Few bodies of blues recordings have been as influential as Albert King’s 1966-67 output at Stax Records, on singles and on the Born Under a Bad sign album. The LP collected songs from his first Stax four 45s and five songs from a June 1967 session to complete the album. Three of the singles, ‘Laundromat Blues,’ ‘Born Under A Bad Sign,’ and ‘Crosscut Saw,’ had hit the Billboard R&B charts and King was also beginning to cross over into the rock market as a guitar guru whose licks reappeared in the work of Eric Clapton, Mike Bloomfield, and other six-string heroes as well countless axmen anchoring black blues clubs across the country.
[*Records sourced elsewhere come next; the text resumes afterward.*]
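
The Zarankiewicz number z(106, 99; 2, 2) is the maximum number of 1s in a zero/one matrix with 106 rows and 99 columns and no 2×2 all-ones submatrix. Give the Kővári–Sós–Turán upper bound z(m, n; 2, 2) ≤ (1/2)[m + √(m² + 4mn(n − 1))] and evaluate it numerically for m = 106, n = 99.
z(106, 99; 2, 2) ≤ (1/2)[106 + √(106² + 4·106·99·98)] = (1/2)[106 + √4124884] = 1068.4905

Kővári–Sós–Turán: let r_1, ..., r_106 be the row sums and z = Σ r_i the total number of 1s. Each pair of columns can share at most one row with both entries 1 (else a 2×2 all-ones block appears), so Σ_i C(r_i, 2) ≤ C(99, 2) = 4851. By convexity Σ_i C(r_i, 2) ≥ 106·C(z/106, 2) = z(z − 106)/(2·106), giving z² − 106z − 106·99·98 ≤ 0 and hence z ≤ (1/2)[106 + √(11236 + 4·1028412)] = (1/2)[106 + √4124884] ≈ (1/2)(106 + 2030.981) = 1068.4905.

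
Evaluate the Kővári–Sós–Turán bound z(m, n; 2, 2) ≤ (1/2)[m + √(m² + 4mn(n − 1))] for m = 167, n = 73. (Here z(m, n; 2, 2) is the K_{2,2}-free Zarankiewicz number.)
z(167, 73; 2, 2) ≤ (1/2)[167 + √(167² + 4·167·73·72)] = (1/2)[167 + √3538897] = 1024.0978

Kővári–Sós–Turán: let r_1, ..., r_167 be the row sums and z = Σ r_i the total number of 1s. Each pair of columns can share at most one row with both entries 1 (else a 2×2 all-ones block appears), so Σ_i C(r_i, 2) ≤ C(73, 2) = 2628. By convexity Σ_i C(r_i, 2) ≥ 167·C(z/167, 2) = z(z − 167)/(2·167), giving z² − 167z − 167·73·72 ≤ 0 and hence z ≤ (1/2)[167 + √(27889 + 4·877752)] = (1/2)[167 + √3538897] ≈ (1/2)(167 + 1881.1956) = 1024.0978.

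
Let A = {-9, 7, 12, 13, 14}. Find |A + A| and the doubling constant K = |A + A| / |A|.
K = |A + A| / |A| = 14/5

Enumerate A + A = {a + b : a, b ∈ A}. With |A| = 5, there are |A|^2 = 25 ordered sum pairs; collecting distinct values, A + A = {-18, -2, 3, 4, 5, 14, 19, 20, 21, 24, 25, 26, 27, 28}, so |A + A| = 14. Thus K = 14/5. For comparison, the minimum possible |A + A| over all 5-element sets is 2·5 − 1 = 9 (so min K = 9/5), attained only by arithmetic progressions.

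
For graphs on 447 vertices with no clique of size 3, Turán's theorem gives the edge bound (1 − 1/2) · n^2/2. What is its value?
Turán density bound = (1/2) · 447^2/2 = 199809/4 ≈ 49952.25

Turán's theorem: ex(n, K_{r+1}) is achieved by the complete r-partite Turán graph T(n, r) with parts as balanced as possible, and is at most (1 − 1/r) · n^2/2. For r = 2, n = 447: the density bound is (1/2) · 199809/2 = 199809/4 ≈ 49952.25. The integer-valued extremum is e(T(447, 2)) = 49952, which is strictly less than the density bound 199809/4 since 2 ∤ 447 (the parts of T(447, 2) cannot all be equal).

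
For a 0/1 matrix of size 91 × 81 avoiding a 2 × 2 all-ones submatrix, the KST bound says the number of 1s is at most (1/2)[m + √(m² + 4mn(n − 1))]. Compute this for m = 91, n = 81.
z(91, 81; 2, 2) ≤ (1/2)[91 + √(91² + 4·91·81·80)] = (1/2)[91 + √2367001] = 814.753

Kővári–Sós–Turán: let r_1, ..., r_91 be the row sums and z = Σ r_i the total number of 1s. Each pair of columns can share at most one row with both entries 1 (else a 2×2 all-ones block appears), so Σ_i C(r_i, 2) ≤ C(81, 2) = 3240. By convexity Σ_i C(r_i, 2) ≥ 91·C(z/91, 2) = z(z − 91)/(2·91), giving z² − 91z − 91·81·80 ≤ 0 and hence z ≤ (1/2)[91 + √(8281 + 4·589680)] = (1/2)[91 + √2367001] ≈ (1/2)(91 + 1538.5061) = 814.753.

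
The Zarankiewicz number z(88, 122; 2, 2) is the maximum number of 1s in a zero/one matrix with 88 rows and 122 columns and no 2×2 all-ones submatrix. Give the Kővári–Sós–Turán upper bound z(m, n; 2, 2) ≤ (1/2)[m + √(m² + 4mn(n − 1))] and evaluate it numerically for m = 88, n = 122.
z(88, 122; 2, 2) ≤ (1/2)[88 + √(88² + 4·88·122·121)] = (1/2)[88 + √5203968] = 1184.6104

Kővári–Sós–Turán: let r_1, ..., r_88 be the row sums and z = Σ r_i the total number of 1s. Each pair of columns can share at most one row with both entries 1 (else a 2×2 all-ones block appears), so Σ_i C(r_i, 2) ≤ C(122, 2) = 7381. By convexity Σ_i C(r_i, 2) ≥ 88·C(z/88, 2) = z(z − 88)/(2·88), giving z² − 88z − 88·122·121 ≤ 0 and hence z ≤ (1/2)[88 + √(7744 + 4·1299056)] = (1/2)[88 + √5203968] ≈ (1/2)(88 + 2281.2207) = 1184.6104.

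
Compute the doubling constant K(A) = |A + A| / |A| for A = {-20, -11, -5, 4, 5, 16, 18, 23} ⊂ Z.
K = |A + A| / |A| = 35/8

Enumerate A + A = {a + b : a, b ∈ A}. With |A| = 8, there are |A|^2 = 64 ordered sum pairs; collecting distinct values, A + A = {-40, -31, -25, -22, -16, -15, -10, -7, -6, -4, -2, -1, 0, 3, 5, 7, 8, 9, 10, 11, 12, 13, 18, 20, 21, 22, 23, 27, 28, 32, 34, 36, 39, 41, 46}, so |A + A| = 35. Thus K = 35/8. For comparison, the minimum possible |A + A| over all 8-element sets is 2·8 − 1 = 15 (so min K = 15/8), attained only by arithmetic progressions.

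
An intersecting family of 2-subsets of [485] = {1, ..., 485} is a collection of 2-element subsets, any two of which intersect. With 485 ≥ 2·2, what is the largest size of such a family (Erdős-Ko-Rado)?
max |F| = C(484, 1) = 484

The Erdős-Ko-Rado theorem states: for n ≥ 2k, an intersecting family of k-subsets of an n-element set has size at most C(n − 1, k − 1), with equality for 'star' families {A ⊆ [n] : |A| = k, i ∈ A} (fix an element i). For n = 485, k = 2: C(484, 1) = 484.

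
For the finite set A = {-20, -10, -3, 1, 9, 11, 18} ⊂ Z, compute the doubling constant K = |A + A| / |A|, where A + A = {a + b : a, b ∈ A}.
K = |A + A| / |A| = 25/7

Enumerate A + A = {a + b : a, b ∈ A}. With |A| = 7, there are |A|^2 = 49 ordered sum pairs; collecting distinct values, A + A = {-40, -30, -23, -20, -19, -13, -11, -9, -6, -2, -1, 1, 2, 6, 8, 10, 12, 15, 18, 19, 20, 22, 27, 29, 36}, so |A + A| = 25. Thus K = 25/7. For comparison, the minimum possible |A + A| over all 7-element sets is 2·7 − 1 = 13 (so min K = 13/7), attained only by arithmetic progressions.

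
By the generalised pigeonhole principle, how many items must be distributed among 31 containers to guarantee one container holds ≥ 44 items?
n = (44 − 1)·31 + 1 = 1334

By the generalised pigeonhole principle, to guarantee some box contains ≥ r objects we need more than (r − 1) · k objects total. Threshold: n = (r − 1) · k + 1. With r = 44 and k = 31: n = 43 · 31 + 1 = 1333 + 1 = 1334. For n = 1333 = 43 · 31, we can put exactly 43 objects in every box, avoiding 44 in any single one — so 1334 is tight.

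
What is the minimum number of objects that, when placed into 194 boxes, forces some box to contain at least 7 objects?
n = (7 − 1)·194 + 1 = 1165

By the generalised pigeonhole principle, to guarantee some box contains ≥ r objects we need more than (r − 1) · k objects total. Threshold: n = (r − 1) · k + 1. With r = 7 and k = 194: n = 6 · 194 + 1 = 1164 + 1 = 1165. For n = 1164 = 6 · 194, we can put exactly 6 objects in every box, avoiding 7 in any single one — so 1165 is tight.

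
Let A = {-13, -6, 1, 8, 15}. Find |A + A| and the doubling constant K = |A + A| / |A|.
K = |A + A| / |A| = 9/5

Enumerate A + A = {a + b : a, b ∈ A}. With |A| = 5, there are |A|^2 = 25 ordered sum pairs; collecting distinct values, A + A = {-26, -19, -12, -5, 2, 9, 16, 23, 30}, so |A + A| = 9. Thus K = 9/5. Here |A + A| = 2|A| − 1 = 9, the minimum possible — so K = 9/5 is minimal, which holds iff A is an arithmetic progression.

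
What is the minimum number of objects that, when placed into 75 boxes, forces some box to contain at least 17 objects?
n = (17 − 1)·75 + 1 = 1201

By the generalised pigeonhole principle, to guarantee some box contains ≥ r objects we need more than (r − 1) · k objects total. Threshold: n = (r − 1) · k + 1. With r = 17 and k = 75: n = 16 · 75 + 1 = 1200 + 1 = 1201. For n = 1200 = 16 · 75, we can put exactly 16 objects in every box, avoiding 17 in any single one — so 1201 is tight.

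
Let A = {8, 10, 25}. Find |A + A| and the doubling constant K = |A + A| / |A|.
K = |A + A| / |A| = 6/3 = 2

Enumerate A + A = {a + b : a, b ∈ A}. With |A| = 3, there are |A|^2 = 9 ordered sum pairs; collecting distinct values, A + A = {16, 18, 20, 33, 35, 50}, so |A + A| = 6. Thus K = 6/3 = 2. For comparison, the minimum possible |A + A| over all 3-element sets is 2·3 − 1 = 5 (so min K = 5/3), attained only by arithmetic progressions.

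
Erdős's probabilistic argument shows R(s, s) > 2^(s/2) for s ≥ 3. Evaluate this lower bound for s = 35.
2^(35/2) = 185363.8; so R(35, 35) > 185363.8

Colour each edge of K_n uniformly at random with red/blue. The expected number of monochromatic K_35 is C(n, 35) · 2 · 2^(−C(35,2)). If C(n, 35) · 2^(1 − C(35,2)) < 1, then with positive probability no monochromatic K_35 exists, so R(35, 35) > n. The standard estimate C(n, 35) ≤ n^35/35! shows this inequality holds whenever n ≤ 2^(35/2) (since 35! · 2^(C(35,2) − 1) > 2^(35^2/2) ≥ n^35). Hence R(35, 35) > 2^(35/2) = 185363.8.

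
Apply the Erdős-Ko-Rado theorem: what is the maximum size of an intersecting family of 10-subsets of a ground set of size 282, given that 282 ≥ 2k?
max |F| = C(281, 9) = 26447527195664575

Erdős-Ko-Rado (1961): when n ≥ 2k, max |F| = C(n−1, k−1). The bound is attained by the star {A : i ∈ A} for any fixed i ∈ [n]. Here C(282−1, 10−1) = C(281, 9) = 26447527195664575.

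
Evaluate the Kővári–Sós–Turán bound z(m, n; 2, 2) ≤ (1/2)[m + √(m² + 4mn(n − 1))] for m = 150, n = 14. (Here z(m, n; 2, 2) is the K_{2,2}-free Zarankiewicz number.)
z(150, 14; 2, 2) ≤ (1/2)[150 + √(150² + 4·150·14·13)] = (1/2)[150 + √131700] = 256.4525

Kővári–Sós–Turán: let r_1, ..., r_150 be the row sums and z = Σ r_i the total number of 1s. Each pair of columns can share at most one row with both entries 1 (else a 2×2 all-ones block appears), so Σ_i C(r_i, 2) ≤ C(14, 2) = 91. By convexity Σ_i C(r_i, 2) ≥ 150·C(z/150, 2) = z(z − 150)/(2·150), giving z² − 150z − 150·14·13 ≤ 0 and hence z ≤ (1/2)[150 + √(22500 + 4·27300)] = (1/2)[150 + √131700] ≈ (1/2)(150 + 362.9049) = 256.4525.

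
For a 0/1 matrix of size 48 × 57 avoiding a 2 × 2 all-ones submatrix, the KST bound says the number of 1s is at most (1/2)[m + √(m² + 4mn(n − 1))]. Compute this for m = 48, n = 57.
z(48, 57; 2, 2) ≤ (1/2)[48 + √(48² + 4·48·57·56)] = (1/2)[48 + √615168] = 416.1632

Kővári–Sós–Turán: let r_1, ..., r_48 be the row sums and z = Σ r_i the total number of 1s. Each pair of columns can share at most one row with both entries 1 (else a 2×2 all-ones block appears), so Σ_i C(r_i, 2) ≤ C(57, 2) = 1596. By convexity Σ_i C(r_i, 2) ≥ 48·C(z/48, 2) = z(z − 48)/(2·48), giving z² − 48z − 48·57·56 ≤ 0 and hence z ≤ (1/2)[48 + √(2304 + 4·153216)] = (1/2)[48 + √615168] ≈ (1/2)(48 + 784.3265) = 416.1632.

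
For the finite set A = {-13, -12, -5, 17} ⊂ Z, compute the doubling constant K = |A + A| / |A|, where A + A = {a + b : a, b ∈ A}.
K = |A + A| / |A| = 10/4 = 5/2

Enumerate A + A = {a + b : a, b ∈ A}. With |A| = 4, there are |A|^2 = 16 ordered sum pairs; collecting distinct values, A + A = {-26, -25, -24, -18, -17, -10, 4, 5, 12, 34}, so |A + A| = 10. Thus K = 10/4 = 5/2. For comparison, the minimum possible |A + A| over all 4-element sets is 2·4 − 1 = 7 (so min K = 7/4), attained only by arithmetic progressions.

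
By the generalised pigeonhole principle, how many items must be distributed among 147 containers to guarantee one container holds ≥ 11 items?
n = (11 − 1)·147 + 1 = 1471

By the generalised pigeonhole principle, to guarantee some box contains ≥ r objects we need more than (r − 1) · k objects total. Threshold: n = (r − 1) · k + 1. With r = 11 and k = 147: n = 10 · 147 + 1 = 1470 + 1 = 1471. For n = 1470 = 10 · 147, we can put exactly 10 objects in every box, avoiding 11 in any single one — so 1471 is tight.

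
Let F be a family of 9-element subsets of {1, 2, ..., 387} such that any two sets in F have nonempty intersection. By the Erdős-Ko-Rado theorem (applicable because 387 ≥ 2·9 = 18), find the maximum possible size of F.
max |F| = C(386, 8) = 11362362854289040

Erdős-Ko-Rado (1961): when n ≥ 2k, max |F| = C(n−1, k−1). The bound is attained by the star {A : i ∈ A} for any fixed i ∈ [n]. Here C(387−1, 9−1) = C(386, 8) = 11362362854289040.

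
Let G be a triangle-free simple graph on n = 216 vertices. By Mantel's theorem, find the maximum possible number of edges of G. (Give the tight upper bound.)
ex(216, K_3) = ⌊216^2/4⌋ = 11664

Mantel (1907): a triangle-free graph on n vertices has at most ⌊n^2/4⌋ edges, with equality for the complete bipartite graph K_{⌊n/2⌋, ⌈n/2⌉}. For n = 216: ⌊216^2/4⌋ = ⌊46656/4⌋ = 11664. The extremal graph is K_{108, 108}, which has 108·108 = 11664 edges.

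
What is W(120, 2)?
W(120, 2) = 120 + 1 = 121

A 2-term AP is any pair of integers, so a monochromatic 2-AP exists iff some colour is used at least twice. With 120 colours, the colouring i ↦ i on {1, ..., 120} uses each colour once, avoiding any monochromatic pair, so W(120, 2) > 120. For {1, ..., 121}, pigeonhole forces two integers of the same colour, which form a monochromatic 2-AP. Hence W(120, 2) = 121.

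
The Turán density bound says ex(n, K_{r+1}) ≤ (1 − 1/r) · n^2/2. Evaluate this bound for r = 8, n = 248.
Turán density bound = (7/8) · 248^2/2 = 26908

Turán's theorem: ex(n, K_{r+1}) is achieved by the complete r-partite Turán graph T(n, r) with parts as balanced as possible, and is at most (1 − 1/r) · n^2/2. For r = 8, n = 248: the density bound is (7/8) · 61504/2 = 26908. Since 8 ∣ 248, the Turán graph T(248, 8) has parts of equal size 31, and its edge count e(T(248, 8)) = 26908 attains the density bound exactly.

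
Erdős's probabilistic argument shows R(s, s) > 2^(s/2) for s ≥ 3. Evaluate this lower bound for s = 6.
2^(6/2) = 8; so R(6, 6) > 8

Colour each edge of K_n uniformly at random with red/blue. The expected number of monochromatic K_6 is C(n, 6) · 2 · 2^(−C(6,2)). If C(n, 6) · 2^(1 − C(6,2)) < 1, then with positive probability no monochromatic K_6 exists, so R(6, 6) > n. The standard estimate C(n, 6) ≤ n^6/6! shows this inequality holds whenever n ≤ 2^(6/2) (since 6! · 2^(C(6,2) − 1) > 2^(6^2/2) ≥ n^6). Hence R(6, 6) > 2^(6/2) = 8.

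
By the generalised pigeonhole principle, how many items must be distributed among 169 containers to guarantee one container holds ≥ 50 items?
n = (50 − 1)·169 + 1 = 8282

By the generalised pigeonhole principle, to guarantee some box contains ≥ r objects we need more than (r − 1) · k objects total. Threshold: n = (r − 1) · k + 1. With r = 50 and k = 169: n = 49 · 169 + 1 = 8281 + 1 = 8282. For n = 8281 = 49 · 169, we can put exactly 49 objects in every box, avoiding 50 in any single one — so 8282 is tight.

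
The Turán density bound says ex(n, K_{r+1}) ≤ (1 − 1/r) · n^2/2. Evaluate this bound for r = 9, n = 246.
Turán density bound = (8/9) · 246^2/2 = 26896

Turán's theorem: ex(n, K_{r+1}) is achieved by the complete r-partite Turán graph T(n, r) with parts as balanced as possible, and is at most (1 − 1/r) · n^2/2. For r = 9, n = 246: the density bound is (8/9) · 60516/2 = 26896. The integer-valued extremum is e(T(246, 9)) = 26895, which is strictly less than the density bound 26896 since 9 ∤ 246 (the parts of T(246, 9) cannot all be equal).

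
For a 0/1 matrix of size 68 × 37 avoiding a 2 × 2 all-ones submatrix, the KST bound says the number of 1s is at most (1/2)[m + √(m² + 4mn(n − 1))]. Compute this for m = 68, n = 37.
z(68, 37; 2, 2) ≤ (1/2)[68 + √(68² + 4·68·37·36)] = (1/2)[68 + √366928] = 336.8729

Kővári–Sós–Turán: let r_1, ..., r_68 be the row sums and z = Σ r_i the total number of 1s. Each pair of columns can share at most one row with both entries 1 (else a 2×2 all-ones block appears), so Σ_i C(r_i, 2) ≤ C(37, 2) = 666. By convexity Σ_i C(r_i, 2) ≥ 68·C(z/68, 2) = z(z − 68)/(2·68), giving z² − 68z − 68·37·36 ≤ 0 and hence z ≤ (1/2)[68 + √(4624 + 4·90576)] = (1/2)[68 + √366928] ≈ (1/2)(68 + 605.7458) = 336.8729.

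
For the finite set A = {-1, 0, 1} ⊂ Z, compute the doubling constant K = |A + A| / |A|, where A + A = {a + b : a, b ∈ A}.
K = |A + A| / |A| = 5/3

Enumerate A + A = {a + b : a, b ∈ A}. With |A| = 3, there are |A|^2 = 9 ordered sum pairs; collecting distinct values, A + A = {-2, -1, 0, 1, 2}, so |A + A| = 5. Thus K = 5/3. Here |A + A| = 2|A| − 1 = 5, the minimum possible — so K = 5/3 is minimal, which holds iff A is an arithmetic progression.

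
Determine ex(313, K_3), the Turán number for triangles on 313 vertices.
ex(313, K_3) = ⌊313^2/4⌋ = 24492

Mantel (1907): a triangle-free graph on n vertices has at most ⌊n^2/4⌋ edges, with equality for the complete bipartite graph K_{⌊n/2⌋, ⌈n/2⌉}. For n = 313: ⌊313^2/4⌋ = ⌊97969/4⌋ = 24492. The extremal graph is K_{156, 157}, which has 156·157 = 24492 edges.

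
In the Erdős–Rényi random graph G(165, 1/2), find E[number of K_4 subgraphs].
E[# K_4] = C(165, 4) · (1/2)^C(4, 2) = 29772765 / 2^6 = 465199.453125

For each 4-subset S of vertices (there are C(165, 4) = 29772765 such S), let X_S = 1 if S induces a K_4 (all C(4, 2) = 6 edges present). Then P(X_S = 1) = (1/2)^6 = 1/64. By linearity of expectation, E[# K_4] = C(165, 4) · (1/2)^6 = 29772765 / 64 = 465199.453125.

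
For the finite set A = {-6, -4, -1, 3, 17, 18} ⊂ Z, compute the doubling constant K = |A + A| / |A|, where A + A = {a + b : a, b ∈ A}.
K = |A + A| / |A| = 21/6 = 7/2

Enumerate A + A = {a + b : a, b ∈ A}. With |A| = 6, there are |A|^2 = 36 ordered sum pairs; collecting distinct values, A + A = {-12, -10, -8, -7, -5, -3, -2, -1, 2, 6, 11, 12, 13, 14, 16, 17, 20, 21, 34, 35, 36}, so |A + A| = 21. Thus K = 21/6 = 7/2. For comparison, the minimum possible |A + A| over all 6-element sets is 2·6 − 1 = 11 (so min K = 11/6), attained only by arithmetic progressions.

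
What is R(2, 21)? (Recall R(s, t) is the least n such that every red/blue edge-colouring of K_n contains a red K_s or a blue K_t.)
R(2, 21) = 21

R(2, k) = k for all k ≥ 2: in a 2-colouring of K_k, either some edge is red (a red K_2) or all edges are blue (a blue K_k). And K_{20} coloured all-blue has no blue K_21, so R(2, 21) > 20. Hence R(2, 21) = 21.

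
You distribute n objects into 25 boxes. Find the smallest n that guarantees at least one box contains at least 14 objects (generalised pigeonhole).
n = (14 − 1)·25 + 1 = 326

By the generalised pigeonhole principle, to guarantee some box contains ≥ r objects we need more than (r − 1) · k objects total. Threshold: n = (r − 1) · k + 1. With r = 14 and k = 25: n = 13 · 25 + 1 = 325 + 1 = 326. For n = 325 = 13 · 25, we can put exactly 13 objects in every box, avoiding 14 in any single one — so 326 is tight.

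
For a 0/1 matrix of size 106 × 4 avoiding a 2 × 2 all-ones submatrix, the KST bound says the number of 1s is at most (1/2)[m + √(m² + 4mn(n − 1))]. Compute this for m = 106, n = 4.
z(106, 4; 2, 2) ≤ (1/2)[106 + √(106² + 4·106·4·3)] = (1/2)[106 + √16324] = 116.8827

Kővári–Sós–Turán: let r_1, ..., r_106 be the row sums and z = Σ r_i the total number of 1s. Each pair of columns can share at most one row with both entries 1 (else a 2×2 all-ones block appears), so Σ_i C(r_i, 2) ≤ C(4, 2) = 6. By convexity Σ_i C(r_i, 2) ≥ 106·C(z/106, 2) = z(z − 106)/(2·106), giving z² − 106z − 106·4·3 ≤ 0 and hence z ≤ (1/2)[106 + √(11236 + 4·1272)] = (1/2)[106 + √16324] ≈ (1/2)(106 + 127.7654) = 116.8827.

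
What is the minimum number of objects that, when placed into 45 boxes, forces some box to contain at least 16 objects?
n = (16 − 1)·45 + 1 = 676

By the generalised pigeonhole principle, to guarantee some box contains ≥ r objects we need more than (r − 1) · k objects total. Threshold: n = (r − 1) · k + 1. With r = 16 and k = 45: n = 15 · 45 + 1 = 675 + 1 = 676. For n = 675 = 15 · 45, we can put exactly 15 objects in every box, avoiding 16 in any single one — so 676 is tight.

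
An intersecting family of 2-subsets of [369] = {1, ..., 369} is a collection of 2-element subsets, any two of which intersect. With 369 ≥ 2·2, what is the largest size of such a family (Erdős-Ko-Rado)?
max |F| = C(368, 1) = 368

Erdős-Ko-Rado (1961): when n ≥ 2k, max |F| = C(n−1, k−1). The bound is attained by the star {A : i ∈ A} for any fixed i ∈ [n]. Here C(369−1, 2−1) = C(368, 1) = 368.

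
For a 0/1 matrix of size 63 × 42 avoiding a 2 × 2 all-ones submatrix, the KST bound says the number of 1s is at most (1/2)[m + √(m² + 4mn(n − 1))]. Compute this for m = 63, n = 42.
z(63, 42; 2, 2) ≤ (1/2)[63 + √(63² + 4·63·42·41)] = (1/2)[63 + √437913] = 362.375

Kővári–Sós–Turán: let r_1, ..., r_63 be the row sums and z = Σ r_i the total number of 1s. Each pair of columns can share at most one row with both entries 1 (else a 2×2 all-ones block appears), so Σ_i C(r_i, 2) ≤ C(42, 2) = 861. By convexity Σ_i C(r_i, 2) ≥ 63·C(z/63, 2) = z(z − 63)/(2·63), giving z² − 63z − 63·42·41 ≤ 0 and hence z ≤ (1/2)[63 + √(3969 + 4·108486)] = (1/2)[63 + √437913] ≈ (1/2)(63 + 661.75) = 362.375.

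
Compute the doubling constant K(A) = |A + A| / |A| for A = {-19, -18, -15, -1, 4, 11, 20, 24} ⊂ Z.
K = |A + A| / |A| = 35/8

Enumerate A + A = {a + b : a, b ∈ A}. With |A| = 8, there are |A|^2 = 64 ordered sum pairs; collecting distinct values, A + A = {-38, -37, -36, -34, -33, -30, -20, -19, -16, -15, -14, -11, -8, -7, -4, -2, 1, 2, 3, 5, 6, 8, 9, 10, 15, 19, 22, 23, 24, 28, 31, 35, 40, 44, 48}, so |A + A| = 35. Thus K = 35/8. For comparison, the minimum possible |A + A| over all 8-element sets is 2·8 − 1 = 15 (so min K = 15/8), attained only by arithmetic progressions.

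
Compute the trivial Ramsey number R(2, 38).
R(2, 38) = 38

R(2, k) = k for all k ≥ 2: in a 2-colouring of K_k, either some edge is red (a red K_2) or all edges are blue (a blue K_k). And K_{37} coloured all-blue has no blue K_38, so R(2, 38) > 37. Hence R(2, 38) = 38.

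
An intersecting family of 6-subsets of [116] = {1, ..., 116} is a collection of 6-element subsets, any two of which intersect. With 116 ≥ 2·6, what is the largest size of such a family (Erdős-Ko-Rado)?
max |F| = C(115, 5) = 153476148

The Erdős-Ko-Rado theorem states: for n ≥ 2k, an intersecting family of k-subsets of an n-element set has size at most C(n − 1, k − 1), with equality for 'star' families {A ⊆ [n] : |A| = k, i ∈ A} (fix an element i). For n = 116, k = 6: C(115, 5) = 153476148.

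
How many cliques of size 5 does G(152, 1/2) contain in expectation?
E[# K_5] = C(152, 5) · (1/2)^C(5, 2) = 632671880 / 2^10 = 79083985/128 = 617843.6328125

For each 5-subset S of vertices (there are C(152, 5) = 632671880 such S), let X_S = 1 if S induces a K_5 (all C(5, 2) = 10 edges present). Then P(X_S = 1) = (1/2)^10 = 1/1024. By linearity of expectation, E[# K_5] = C(152, 5) · (1/2)^10 = 632671880 / 1024 = 79083985/128 = 617843.6328125.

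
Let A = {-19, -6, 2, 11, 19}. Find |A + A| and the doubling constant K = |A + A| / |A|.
K = |A + A| / |A| = 14/5

Enumerate A + A = {a + b : a, b ∈ A}. With |A| = 5, there are |A|^2 = 25 ordered sum pairs; collecting distinct values, A + A = {-38, -25, -17, -12, -8, -4, 0, 4, 5, 13, 21, 22, 30, 38}, so |A + A| = 14. Thus K = 14/5. For comparison, the minimum possible |A + A| over all 5-element sets is 2·5 − 1 = 9 (so min K = 9/5), attained only by arithmetic progressions.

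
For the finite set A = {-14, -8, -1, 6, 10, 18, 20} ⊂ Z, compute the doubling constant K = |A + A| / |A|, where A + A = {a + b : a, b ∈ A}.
K = |A + A| / |A| = 26/7

Enumerate A + A = {a + b : a, b ∈ A}. With |A| = 7, there are |A|^2 = 49 ordered sum pairs; collecting distinct values, A + A = {-28, -22, -16, -15, -9, -8, -4, -2, 2, 4, 5, 6, 9, 10, 12, 16, 17, 19, 20, 24, 26, 28, 30, 36, 38, 40}, so |A + A| = 26. Thus K = 26/7. For comparison, the minimum possible |A + A| over all 7-element sets is 2·7 − 1 = 13 (so min K = 13/7), attained only by arithmetic progressions.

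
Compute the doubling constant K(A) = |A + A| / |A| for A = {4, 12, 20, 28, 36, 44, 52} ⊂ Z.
K = |A + A| / |A| = 13/7

Enumerate A + A = {a + b : a, b ∈ A}. With |A| = 7, there are |A|^2 = 49 ordered sum pairs; collecting distinct values, A + A = {8, 16, 24, 32, 40, 48, 56, 64, 72, 80, 88, 96, 104}, so |A + A| = 13. Thus K = 13/7. Here |A + A| = 2|A| − 1 = 13, the minimum possible — so K = 13/7 is minimal, which holds iff A is an arithmetic progression.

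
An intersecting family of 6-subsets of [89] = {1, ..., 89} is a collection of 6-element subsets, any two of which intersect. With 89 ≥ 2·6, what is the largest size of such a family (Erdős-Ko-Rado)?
max |F| = C(88, 5) = 39175752

The Erdős-Ko-Rado theorem states: for n ≥ 2k, an intersecting family of k-subsets of an n-element set has size at most C(n − 1, k − 1), with equality for 'star' families {A ⊆ [n] : |A| = k, i ∈ A} (fix an element i). For n = 89, k = 6: C(88, 5) = 39175752.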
Booker T. & the MGs and the Memphis Horns provided exemplary backing on songs and arrangements that became standards in the repertoire of electric blues, and King did more than blaze a trail on guitar, showing that he was also one of the most expressive of blues vocalists, even on ballad material like ‘The Very Thought of You.’

Tracks: Born Under A Bad Sign/Crosscut Saw/Kansas City/Oh Pretty Woman/Down Don’t Bother Me/The Hunter/I Almost Lost My Mind/Personal Manager/Laundromat Blues/As The Years Go Passing By

Released as Stax S-723 (LP) in 1967.